Because it's nice to occasionally have shooting that takes actual skill.

Review by Aaron Drewniak (Email)
November 3rd 2005

The Germans are done for.

The strength of the 3rd Reich has been broken, and every day the Russians are pushing further and further into Berlin, reducing the once grand capital to rubble. The son of a diplomat, it's the city that had occupied your youth, and now you return as a member of the OSS to see it in ruins. Dressed in the uniform of a German soldier and clutching a sniper rifle close to your chest, you return not to help bring the second World War to an end, but to prevent a new war from beginning. The Cold War.

The story is essentially you as a lone sniper behind enemy lines working to prevent the Russians from getting their hands on the atomic bomb the Germans have developed...and that's about all that's simple about Sniper Elite. This is not a game for people looking to run around and shoot enemies that blindly charge towards them with no thought to their own welfare. The soldiers here will hobble away if you shoot them in the leg, halt the flow of blood if you nick them in the arm, and even rush in to rescue a fallen ally rolling around in pain after receiving a lead enema. At the lowest difficulty setting, these enemies feel as if they graduated from the storm trooper school of precision aiming, but they'll still duck and cover, attempt to outflank you, and make best use of their surroundings to keep themselves alive. At the highest AI setting, a lone gunman is all it takes to send you back to loading your previous save.

Saving is handled similar to the Hitman series, where you can mark your progress anywhere and at any moment, but you only allowed to save a set amount of times per mission, depending on your difficulty level. When each mission has multiple objectives and sub-objectives, you're better off hording your saves until you pass through a trial you don't want to brave a second time. On the PS2, saving also takes long enough to make a cup of coffee, throw together a sandwich, and watch an episode of Red vs. Blue. Loading is far quicker, which you'll be doing plenty of, though don't always expect for enemies to appear in the same places or follow the same patterns. Most have multiple spawn points to keep things interesting.

The trick to staying alive is not getting shot.

Audio is more important here than in Dance Dance Revolution. Enemies can't move without a sound. Even unfriendly snipers will make a bit of noise when they're on the slither, sneaking up behind you flat on their stomachs, forcing you to glance around frantically to spot them before they line up their shot. Regular troops are noisier, while tanks are about as quiet as a pride of hungry lions in the middle of a feeding frenzy, but even they're possible to miss if you're busy making too much noise yourself. Crawl on your belly as you move from cover to cover, often wooden barriers and wreckage conveniently left in the streets, while leaning out with binoculars in hand to scan your surroundings in case of silent, stationary soldiers. Make sure to keep a secondary weapon ready for up close gun battles, and you just might survive.

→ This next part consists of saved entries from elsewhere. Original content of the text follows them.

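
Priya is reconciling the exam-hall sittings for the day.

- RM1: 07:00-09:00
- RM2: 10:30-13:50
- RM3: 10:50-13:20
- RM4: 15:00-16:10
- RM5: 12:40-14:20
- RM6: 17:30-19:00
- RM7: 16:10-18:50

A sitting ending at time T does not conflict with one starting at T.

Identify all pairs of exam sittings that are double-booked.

RM2 & RM3, RM2 & RM5, RM3 & RM5, RM6 & RM7

Sorted by start: RM1, RM2, RM3, RM5, RM4, RM7, RM6.
RM2 starts after RM1 ends — done with RM1.
RM3 starts before RM2 ends → RM2 and RM3 overlap.
RM5 starts before RM2 ends → RM2 and RM5 overlap.
RM4 starts after RM2 ends — done with RM2.
RM5 starts before RM3 ends → RM3 and RM5 overlap.
RM4 starts after RM3 ends — done with RM3.
RM4 starts after RM5 ends — done with RM5.
RM7 starts exactly when RM4 ends (back-to-back, no overlap) — done with RM4.
RM6 starts before RM7 ends → RM7 and RM6 overlap.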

Putting a bullet in someone's skull before they can get a shot off also helps. Rebellion gives you the option to put as much realism in your sniping as you can handle. It can be a simple matter of lining up the crosshairs and pulling the trigger, or you can adjust for gravity, wind, and even the beating of your heart before squeezing off a shiny messenger of death. All of this is done by adjusting a few notches on your targeting reticule, perhaps aiming a little high at far away enemies to counter the force of gravity, or a little to the left when caught in the midst of a heavy wind. It only takes a few seconds, but it isn't as easy as it looks under a hail of enemy gunfire. Quick and calm is the key to the perfect shot that will kick off an Enemy at the Gates inspired bullet cam straight to your opponent's brain case. Deadly crotch shots are also included.